The first two batches of these have already sold out, with the third batch delivering in Decemeber at the time of writing.
skipwithjoy.com $5000
HKC Xplorer 2.0 “Shorty” Adventurer
We like to push the definition of what counts as tech in this section of the magazine, but this camper is just too cute not to talk about. Aptly dubbed “Shorty” the HKC Xplorer 2.0 Adventurer was built specifically to be able to fit inside your garage when it isn’t in use without sacrificing all its interior space. It achieves this by being an elevated pop-up queen sized tent with plenty of storage that’s able to get whipped up in under 5 minutes. It has up to 3,450 litres of space with room for a 96L fridge. It has a full kitchen setup and an expansive 270 degree awning for quickly creating a dry area. Perfect for when you roll into the doc camping ground during a drizzle. It includes 2 100Ah AGM Batteries and a portable LPG water heater and shower. They even managed to chuck out the ladder in favour of a staircase. Just because it’s compact doesn’t mean you need to lose any of the conveniences.
Tesla Mezcal
Did I mention just before that we’re pushing the boundaries of what counts as tech around here? Ah we’re at the end of the section anyway, let’s celebrate with some er, TESLA Mezcal. This 43% mezcal comes delivered in a hand blown glass bottle designed by Tesla’s Director of Product Design, Javier Verdura.

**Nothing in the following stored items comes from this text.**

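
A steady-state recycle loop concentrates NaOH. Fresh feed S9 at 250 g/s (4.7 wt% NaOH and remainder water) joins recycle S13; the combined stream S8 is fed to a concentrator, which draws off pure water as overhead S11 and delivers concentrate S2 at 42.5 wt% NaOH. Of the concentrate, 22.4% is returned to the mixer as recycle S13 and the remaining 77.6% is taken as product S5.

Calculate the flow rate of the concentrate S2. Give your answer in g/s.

Overall NaOH balance (none leaves overhead): NaOH in fresh feed = NaOH in product, i.e. 250×0.047 = (1−0.224)·S2·0.425.
S2 = 11.75/(0.425×0.776) = 35.628 g/s.

35.63 g/s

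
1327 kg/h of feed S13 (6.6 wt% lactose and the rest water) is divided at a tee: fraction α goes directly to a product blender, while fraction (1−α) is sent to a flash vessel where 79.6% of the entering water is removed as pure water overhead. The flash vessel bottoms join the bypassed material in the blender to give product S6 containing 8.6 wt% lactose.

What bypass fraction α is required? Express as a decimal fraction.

0.687

All 1327×0.066 = 87.582 kg/h of lactose reaches S6, so S6 = 87.582/0.086 = 1018.4 kg/h and vapour = 308.6 kg/h.
The evaporator receives (1−α)·1327 of feed at 0.934 water and removes 0.796 of that water:
0.796×0.934×(1−α)×1327 = 308.6
(1−α) = 308.6/986.58 = 0.3128;  α = 0.6872.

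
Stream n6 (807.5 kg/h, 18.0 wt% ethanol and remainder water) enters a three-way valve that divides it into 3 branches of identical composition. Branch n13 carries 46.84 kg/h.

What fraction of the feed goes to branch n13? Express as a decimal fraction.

Fraction to n13 = 46.84/807.5 = 0.0580.

0.058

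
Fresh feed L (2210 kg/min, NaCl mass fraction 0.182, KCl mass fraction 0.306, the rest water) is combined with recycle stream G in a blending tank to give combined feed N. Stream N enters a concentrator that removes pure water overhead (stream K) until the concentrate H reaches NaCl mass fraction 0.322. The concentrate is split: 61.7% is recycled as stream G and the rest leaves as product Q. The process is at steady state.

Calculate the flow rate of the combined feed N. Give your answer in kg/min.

Overall NaCl balance (none leaves overhead): NaCl in fresh feed = NaCl in product, i.e. 2210×0.182 = (1−0.617)·H·0.322.
H = 402.22/(0.322×0.383) = 3261.4 kg/min.
Recycle G = 0.617×3261.4 = 2012.3 kg/min.
Combined feed N = 2210 + 2012.3 = 4222.3 kg/min.

4222 kg/min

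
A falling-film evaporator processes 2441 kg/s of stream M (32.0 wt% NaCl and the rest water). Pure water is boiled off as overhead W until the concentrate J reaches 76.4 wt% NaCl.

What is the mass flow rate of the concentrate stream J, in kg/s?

1022 kg/s

NaCl is conserved: 2441×0.320 = 781.12 kg/s all reports to the concentrate.
Concentrate = 781.12/(target fraction) = 1022.4 kg/s.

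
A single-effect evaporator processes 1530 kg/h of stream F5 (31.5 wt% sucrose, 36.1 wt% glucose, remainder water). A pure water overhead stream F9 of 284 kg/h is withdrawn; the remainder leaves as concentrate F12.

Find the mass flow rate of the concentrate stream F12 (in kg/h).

Concentrate = 1530 − 284 = 1246 kg/h.

1246 kg/h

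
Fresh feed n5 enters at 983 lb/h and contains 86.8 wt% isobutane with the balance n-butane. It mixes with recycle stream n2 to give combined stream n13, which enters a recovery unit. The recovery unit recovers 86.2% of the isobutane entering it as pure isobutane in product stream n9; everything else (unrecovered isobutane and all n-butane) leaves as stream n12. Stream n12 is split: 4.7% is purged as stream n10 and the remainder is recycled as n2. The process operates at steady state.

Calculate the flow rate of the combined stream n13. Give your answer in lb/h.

3743 lb/h

n-butane enters only via n5 and leaves only via the purge: 983×0.132 = 0.047×(n-butane in n12), and the recovery unit passes all n-butane, so n-butane in n13 = n-butane in n12 = 2760.8 lb/h.
isobutane in n13: m_A = 983×0.868 + (1−0.047)·(1−0.862)·m_A, so m_A = 853.24/0.8685 = 982.45 lb/h.
n13 = 982.45 + 2760.8 = 3743.2 lb/h.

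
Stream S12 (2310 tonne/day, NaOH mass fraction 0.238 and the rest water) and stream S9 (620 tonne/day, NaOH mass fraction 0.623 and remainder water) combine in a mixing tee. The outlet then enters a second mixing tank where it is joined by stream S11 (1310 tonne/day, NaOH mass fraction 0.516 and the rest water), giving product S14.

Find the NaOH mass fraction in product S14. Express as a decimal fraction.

Overall, product flow = 4240 tonne/day.
NaOH in = 2310×0.238 + 620×0.623 + 1310×0.516 = 1612 tonne/day.
NaOH fraction in S14 = 0.380.

0.380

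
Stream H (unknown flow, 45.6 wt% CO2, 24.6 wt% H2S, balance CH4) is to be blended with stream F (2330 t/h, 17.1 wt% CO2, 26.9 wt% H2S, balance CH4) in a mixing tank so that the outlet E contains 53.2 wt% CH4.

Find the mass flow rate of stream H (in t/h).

278.8 t/h

Let H be the unknown flow. Total out = 2330 + H.
CH4 balance: 1304.8 + 0.298·H = 0.532·(2330 + H)
(0.298 − 0.532)·H = 0.532×2330 − 1304.8 = -65.24
H = -65.24 / -0.234 = 278.8 t/h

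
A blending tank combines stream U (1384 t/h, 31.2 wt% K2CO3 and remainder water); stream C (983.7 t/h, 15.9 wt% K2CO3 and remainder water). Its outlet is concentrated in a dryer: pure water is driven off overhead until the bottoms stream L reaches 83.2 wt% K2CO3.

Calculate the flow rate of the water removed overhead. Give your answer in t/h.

K2CO3 entering = 1384×0.312 + 983.7×0.159 = 588.22 t/h.
All K2CO3 reports to L, so L = 588.22/0.832 = 706.99 t/h.
Total feed = 2367.7 t/h; overhead = 2367.7 − 706.99 = 1660.7 t/h.

1661 t/h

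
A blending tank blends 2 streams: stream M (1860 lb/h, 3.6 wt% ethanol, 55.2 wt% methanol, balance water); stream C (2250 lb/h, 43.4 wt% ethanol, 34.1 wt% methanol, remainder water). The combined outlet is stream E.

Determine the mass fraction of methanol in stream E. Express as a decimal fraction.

0.436

Total flow out = 1860 + 2250 = 4110 lb/h.
methanol in = 1860×0.552 + 2250×0.341 = 1794 lb/h.
methanol mass fraction in E = 1794/4110 = 0.436.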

It’s a limited edition, and is already sold out, sorry, you’ll have to go aftermarket for your Tesla branded alcohol. It’s descrbied as “Smoky and floral with a smooth finish. Our limited-release Tesla Mezcal celebrates Oaxaca’s artisanal Tahona-milled mezcal with an alembic distillation process by intuitively combining the distinct flavors of native Espadín and Bicuishe agaves. The result is a mezcal that is as delicate as it is spicy, with a deep citrus and green apple nose that gives way to soft herbal notes with a delicate smokiness that lingers on the tongue. Finishes with notes of tuberose, jasmine and chamomile that soften into a balanced, velvety mouthfeel.”